Can someone explain what the term dialing in means?

See it getting used all the time on the forum but I'd never came across until I signed up here.

Thanks

Michael


----------



## richwade80 (Aug 25, 2017)

It's basically adjusting your coffee grinder settings to get the best results for the type of drink you're making.

I guess it can also relate to dosage... How much coffee you might use... but it's mainly the first bit.


----------



## MWJB (Feb 28, 2012)

Using a known weight of ground coffee & known weight of brew water, or beverage (for espresso), then adjusting the grind size until the coffee tastes balanced, is of an appropriate strength & reflects the roaster's taste notes.
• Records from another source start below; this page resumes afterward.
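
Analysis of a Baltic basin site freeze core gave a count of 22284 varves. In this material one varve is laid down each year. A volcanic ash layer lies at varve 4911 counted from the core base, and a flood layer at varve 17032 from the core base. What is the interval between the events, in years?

Separation: 17032 − 4911 = 12121 varves.
At one varve per year, 12121 years elapsed between them.

12121 yr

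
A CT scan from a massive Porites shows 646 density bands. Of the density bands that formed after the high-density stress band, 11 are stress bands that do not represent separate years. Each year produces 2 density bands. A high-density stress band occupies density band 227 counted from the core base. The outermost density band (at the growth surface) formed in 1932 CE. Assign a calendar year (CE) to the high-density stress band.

1728 CE

646 − 227 = 419 density bands lie beyond the high-density stress band toward the growth surface.
Removing the 11 false density bands leaves 419 − 11 = 408 true density bands beyond the high-density stress band.
Dividing by 2 density bands per year: 408 / 2 = 204 years.
The density band at the growth surface is 1932 CE, so the high-density stress band dates to 1932 − 204 = 1728 CE.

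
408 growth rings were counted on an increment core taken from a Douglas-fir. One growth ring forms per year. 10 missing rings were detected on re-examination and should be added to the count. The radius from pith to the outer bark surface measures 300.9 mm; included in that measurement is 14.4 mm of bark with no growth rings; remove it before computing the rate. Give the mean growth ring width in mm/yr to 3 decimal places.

0.685 mm/yr

After corrections the count is 408 + 10 = 418 growth rings.
Net length = 300.9 − 14.4 = 286.5 mm.
Extension rate ≈ 286.5 / 418 = 0.685 mm/yr.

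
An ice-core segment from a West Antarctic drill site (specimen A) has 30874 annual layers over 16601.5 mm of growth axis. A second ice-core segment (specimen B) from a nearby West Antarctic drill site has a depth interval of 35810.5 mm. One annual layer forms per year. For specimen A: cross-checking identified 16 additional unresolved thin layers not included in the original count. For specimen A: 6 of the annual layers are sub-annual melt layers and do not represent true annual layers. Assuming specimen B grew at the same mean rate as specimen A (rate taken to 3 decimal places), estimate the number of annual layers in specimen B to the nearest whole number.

66562 annual layers

Specimen A: after corrections the count is 30874 − 6 + 16 = 30884 annual layers.
A: Mean rate = 16601.5 mm / 30884 years ≈ 0.538 mm/year.
For B, 35810.5 / 0.538 = 66562.27 years ≈ 66562 annual layers.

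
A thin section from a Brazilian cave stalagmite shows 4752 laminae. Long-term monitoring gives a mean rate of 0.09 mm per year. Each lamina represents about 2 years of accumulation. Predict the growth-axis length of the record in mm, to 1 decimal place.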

Usually people quote brew time as well, but it's difficult to nail a taste result purely on time, so focus on grind setting & taste balance (is the coffee very sour/sharp/tart, or is it very bitter/smokey/powdery, or does it taste like nice coffee perhaps with hints of choc/toffee/nut/fruity acidity?).

E.g. You might brew 18g of espresso into 54g of beverage. It might take 15s be weak & somewhat sour. Set the grind finer & try again. Another shot might be 23s, stronger but still sour/sharp, go finer & try again. You might then end up with a 29s shot at a finer grind that is tasty. Go finer again and the shot might take 55s and be dry/powdery...you may have gone too far, so reset the grinder to give a cleaner, more balanced flavour.

Likewise you might brew a pour over with 18g of coffee & 300g brew water, pouring 50g every 30s. If very coarse the brew might take 2:40 and the drink be very weak, unripe. Going finer might lead to a sweeter balanced brew in 3:30 (+/-15s). Going too fine might lead to a dry tasting, silty brew in 5:00. The right grind setting gives the best flavour, the time can wander a little & still be Ok.


----------



## Michael18 (May 26, 2019)

Thanks for replies


----------



## Mrboots2u (May 10, 2013)

It's whatever process you use to adjust the variable used to make a coffee to get to tasty.

It your are making espresso then MWJB's re using weight is the sensibilist approach .


----------



## Beanbag (Apr 12, 2017)

And then you upgrade your coffee machine and the grinder needs dialling in again, or so it seems for me. Had it nailed, now I am using a different machine the extraction came through almost instantly!


----------